Why It’s Taking So Long
Getting back to the moon requires technology Apollo never had, and several pieces are still in development. The lunar lander is a version of SpaceX’s Starship, which needs to hit a series of milestones before it can carry people to the surface. Those include catching and reusing a Starship booster, performing ship-to-ship docking in orbit, and transferring super-cold propellant between vehicles in space. SpaceX also needs to fly and validate tanker, depot, cargo, and lunar lander variants of the vehicle, none of which have flown yet.

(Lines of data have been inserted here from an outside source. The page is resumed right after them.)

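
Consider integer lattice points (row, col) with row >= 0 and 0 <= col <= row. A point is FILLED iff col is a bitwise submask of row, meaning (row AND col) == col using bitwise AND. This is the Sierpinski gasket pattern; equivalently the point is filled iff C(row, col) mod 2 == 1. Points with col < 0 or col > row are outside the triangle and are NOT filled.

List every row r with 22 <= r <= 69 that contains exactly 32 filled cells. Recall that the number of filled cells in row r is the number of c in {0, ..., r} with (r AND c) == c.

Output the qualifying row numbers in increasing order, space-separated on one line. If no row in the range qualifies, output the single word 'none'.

Answer: 31 47 55 59 61 62

Derivation:
Row r has 2^popcount(r) filled cells, so we need popcount(r) = log2(32) = 5.
Scan r = 22..69 and keep those with exactly 5 one-bits:
r=22=10110 popcount=3 -> skip
r=23=10111 popcount=4 -> skip
r=24=11000 popcount=2 -> skip
r=25=11001 popcount=3 -> skip
r=26=11010 popcount=3 -> skip
r=27=11011 popcount=4 -> skip
r=28=11100 popcount=3 -> skip
r=29=11101 popcount=4 -> skip
r=30=11110 popcount=4 -> skip
r=31=11111 popcount=5 -> KEEP
r=32=100000 popcount=1 -> skip
r=33=100001 popcount=2 -> skip
r=34=100010 popcount=2 -> skip
r=35=100011 popcount=3 -> skip
r=36=100100 popcount=2 -> skip
r=37=100101 popcount=3 -> skip
r=38=100110 popcount=3 -> skip
r=39=100111 popcount=4 -> skip
r=40=101000 popcount=2 -> skip
r=41=101001 popcount=3 -> skip
r=42=101010 popcount=3 -> skip
r=43=101011 popcount=4 -> skip
r=44=101100 popcount=3 -> skip
r=45=101101 popcount=4 -> skip
r=46=101110 popcount=4 -> skip
r=47=101111 popcount=5 -> KEEP
r=48=110000 popcount=2 -> skip
r=49=110001 popcount=3 -> skip
r=50=110010 popcount=3 -> skip
r=51=110011 popcount=4 -> skip
r=52=110100 popcount=3 -> skip
r=53=110101 popcount=4 -> skip
r=54=110110 popcount=4 -> skip
r=55=110111 popcount=5 -> KEEP
r=56=111000 popcount=3 -> skip
r=57=111001 popcount=4 -> skip
r=58=111010 popcount=4 -> skip
r=59=111011 popcount=5 -> KEEP
r=60=111100 popcount=4 -> skip
r=61=111101 popcount=5 -> KEEP
r=62=111110 popcount=5 -> KEEP
r=63=111111 popcount=6 -> skip
r=64=1000000 popcount=1 -> skip
r=65=1000001 popcount=2 -> skip
r=66=1000010 popcount=2 -> skip
r=67=1000011 popcount=3 -> skip
r=68=1000100 popcount=2 -> skip
r=69=1000101 popcount=3 -> skip
Kept rows: 31 47 55 59 61 62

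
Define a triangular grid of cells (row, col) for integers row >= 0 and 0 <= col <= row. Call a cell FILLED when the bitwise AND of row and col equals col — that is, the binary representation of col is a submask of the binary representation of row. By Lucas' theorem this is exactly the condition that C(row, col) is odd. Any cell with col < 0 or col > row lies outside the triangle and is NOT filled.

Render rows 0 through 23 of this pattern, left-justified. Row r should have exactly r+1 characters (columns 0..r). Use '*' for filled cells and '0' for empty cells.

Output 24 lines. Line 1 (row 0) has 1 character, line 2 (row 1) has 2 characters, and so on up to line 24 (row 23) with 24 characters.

Answer: *
**
*0*
****
*000*
**00**
*0*0*0*
********
*0000000*
**000000**
*0*00000*0*
****0000****
*000*000*000*
**00**00**00**
*0*0*0*0*0*0*0*
****************
*000000000000000*
**00000000000000**
*0*0000000000000*0*
****000000000000****
*000*00000000000*000*
**00**0000000000**00**
*0*0*0*000000000*0*0*0*
********00000000********

Derivation:
r0=0: *
r1=1: **
r2=10: *0*
r3=11: ****
r4=100: *000*
r5=101: **00**
r6=110: *0*0*0*
r7=111: ********
r8=1000: *0000000*
r9=1001: **000000**
r10=1010: *0*00000*0*
r11=1011: ****0000****
r12=1100: *000*000*000*
r13=1101: **00**00**00**
r14=1110: *0*0*0*0*0*0*0*
r15=1111: ****************
r16=10000: *000000000000000*
r17=10001: **00000000000000**
r18=10010: *0*0000000000000*0*
r19=10011: ****000000000000****
r20=10100: *000*00000000000*000*
r21=10101: **00**0000000000**00**
r22=10110: *0*0*0*000000000*0*0*0*
r23=10111: ********00000000********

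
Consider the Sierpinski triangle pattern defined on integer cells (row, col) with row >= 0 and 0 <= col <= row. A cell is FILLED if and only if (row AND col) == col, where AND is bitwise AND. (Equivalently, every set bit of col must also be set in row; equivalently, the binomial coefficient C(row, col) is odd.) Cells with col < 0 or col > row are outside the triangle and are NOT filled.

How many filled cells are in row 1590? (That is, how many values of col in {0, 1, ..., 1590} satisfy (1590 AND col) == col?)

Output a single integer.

1590 in binary = 11000110110
popcount(1590) = number of 1-bits in 11000110110 = 6
A col c satisfies (1590 AND c) == c iff every set bit of c is also set in 1590; each of the 6 set bits of 1590 can independently be on or off in c.
count = 2^6 = 64

Answer: 64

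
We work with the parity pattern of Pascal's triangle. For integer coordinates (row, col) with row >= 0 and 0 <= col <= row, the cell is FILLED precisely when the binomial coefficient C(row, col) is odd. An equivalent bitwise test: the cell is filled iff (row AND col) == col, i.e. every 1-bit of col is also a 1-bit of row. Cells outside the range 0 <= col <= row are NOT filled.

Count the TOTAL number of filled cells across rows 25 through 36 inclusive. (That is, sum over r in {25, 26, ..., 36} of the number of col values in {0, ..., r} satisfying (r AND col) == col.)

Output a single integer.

Answer: 126

Derivation:
r25=11001 pc3: +8 =8
r26=11010 pc3: +8 =16
r27=11011 pc4: +16 =32
r28=11100 pc3: +8 =40
r29=11101 pc4: +16 =56
r30=11110 pc4: +16 =72
r31=11111 pc5: +32 =104
r32=100000 pc1: +2 =106
r33=100001 pc2: +4 =110
r34=100010 pc2: +4 =114
r35=100011 pc3: +8 =122
r36=100100 pc2: +4 =126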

New spacesuits are another piece of the puzzle. The suits Apollo astronauts wore were stiff and limited. The new suit, called the AxEMU, is designed for real mobility: bending down to pick up rocks, adjusting to fit a much wider range of body sizes, and operating at higher pressure so astronauts can skip hours of pre-breathing and spend more time actually walking on the surface. These suits are currently in late-stage testing.
Where on the Moon Astronauts Will Land
Every Apollo mission landed near the moon’s equator. Artemis is targeting the lunar south pole, a region no human has ever visited. NASA has narrowed the candidates to nine sites, including areas around craters like Haworth and Nobile, the Malapert Massif mountain, and Slater Plain. These locations are scientifically valuable because permanently shadowed craters nearby may contain water ice, a resource that could eventually be converted into drinking water, oxygen, or even rocket fuel.
The south pole also presents unique challenges. Sunlight hits at extreme angles, creating long shadows and temperature swings that hardware and spacesuits need to handle. Landing site selection will ultimately depend on which regions offer the best combination of scientific value, safe terrain, and reliable communication with Earth.
A Lunar Space Station Is Coming Too
Artemis IV won’t just land on the moon. It will also begin assembling Gateway, the first space station in lunar orbit. Two initial modules will launch ahead of the crew on a Falcon Heavy rocket and be waiting in orbit when astronauts arrive. The Artemis IV crew will dock a habitation module to the station, turning it into a livable outpost.
Each mission after that adds to Gateway. Artemis V brings a module with viewing windows and additional research space. Artemis VI adds an airlock so astronauts can do spacewalks directly from the station. Over time, Gateway becomes a permanent waypoint: astronauts arrive from Earth, transfer to a lunar lander, descend to the surface, then return to the station before heading home. It also serves as a testbed for the longer missions to Mars that NASA is planning for the 2030s and beyond.
A Broader International Effort
This isn’t a solo American project. As of May 2025, 55 countries have signed the Artemis Accords, a set of principles for peaceful and transparent lunar exploration. Signatories include major space players like Japan, Canada, France, Germany, India, and South Korea, along with newer entrants like Bangladesh, Rwanda, and the Dominican Republic. Canada has already secured a crew seat on Artemis II, and the European and Japanese space agencies are contributing Gateway hardware.
The scale of participation reflects how much the landscape has changed since Apollo. Returning to the moon is no longer a two-nation space race. It’s a long-term, multinational effort to build infrastructure that stays, with the goal of making the moon a place humans visit routinely rather than a destination reached twice in a generation and then abandoned.